How is Antarctica Changing and Why Should We Care?

Last week I enjoyed an Inaugural lecture by Professor Martin Siegert of Imperial College. Inaugural Lectures are a big deal:

Imperial's Inaugural Lecture series provides a platform to showcase and celebrate the College's new professors. The inaugural lecture provides official recognition and celebration of the academic’s promotion to professor. A number of guests are invited to attend and students, other staff, and the general public may also attend the lecture. Inaugural lectures are preceded by tea and cakes for invited guests and often followed by a drinks reception, buffet or dinner again for invited guests.

Tea and cakes... I love being English.

Martin spoke brilliantly on how Antarctica is changing to an audience of about 150 people. For a crash course in "where we are now" I would say it is a must watch.

Martin gave an historical overview of the discovery of Antarctica, taking in some oddities such as the Antarctic snow cruiser on the way, before explaining where we are now in the science and mapping of this awesome continent.

If you know anything about Professor Siegert's contribution to Antarctic Science you will be perhaps surprised at how modest he is about his own wide ranging contribution. For example as well as being an author on one of the key science papers which identified and characterised the subglacial Lake Vostok, he was also the leader of the Lake Ellsworth project. In giving a great overview Martin does not give a "then I did this" style lecture.

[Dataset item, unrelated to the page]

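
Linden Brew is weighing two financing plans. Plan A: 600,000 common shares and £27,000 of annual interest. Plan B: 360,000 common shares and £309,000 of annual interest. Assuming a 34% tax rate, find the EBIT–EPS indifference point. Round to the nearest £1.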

I was there because along with Professor Jane Francis (Director of the British Antarctic Survey), I had been asked to give a Vote of thanks at the end.

Imperial were kind enough to send through some instructions about what that meant:

The vote of thanks is delivered at the end of the lecture by an appropriate figure, often someone who has had an important influence on the career of the Professor delivering the lecture. The vote of thanks should highlight some of the key points made in the lecture and perhaps some highlights from the academic’s career. The vote of thanks will immediately follow the lecture, should take approximately 5 minutes, and should echo the tone of the event.

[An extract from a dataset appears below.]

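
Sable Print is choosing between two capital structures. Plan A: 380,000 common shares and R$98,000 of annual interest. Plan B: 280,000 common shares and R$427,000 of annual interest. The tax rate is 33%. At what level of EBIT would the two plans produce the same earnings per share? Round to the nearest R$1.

At indifference, (EBIT − 98,000)(1 − t)/380,000 = (EBIT − 427,000)(1 − t)/280,000.
Cancelling (1 − t) and cross-multiplying: 280,000·(EBIT − 98,000) = 380,000·(EBIT − 427,000).
Solving, EBIT = (427,000·380,000 − 98,000·280,000) / (380,000 − 280,000) = 134,820,000,000 / 100,000 = 1,348,200.00.

R$1,348,200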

Reading that I thought it was a bit funny "Someone who has had an important influence on the career of the Professor" - the fact is Martin has, and is having an important influence on all our careers.

I was an honour, and at the end of Martin's lecture you'll get to both Jane's and my attempt to provide those Votes of Thanks.

It was a great night and excellent celebration of a world class polar scientist. Imperial College many thanks for my invitation.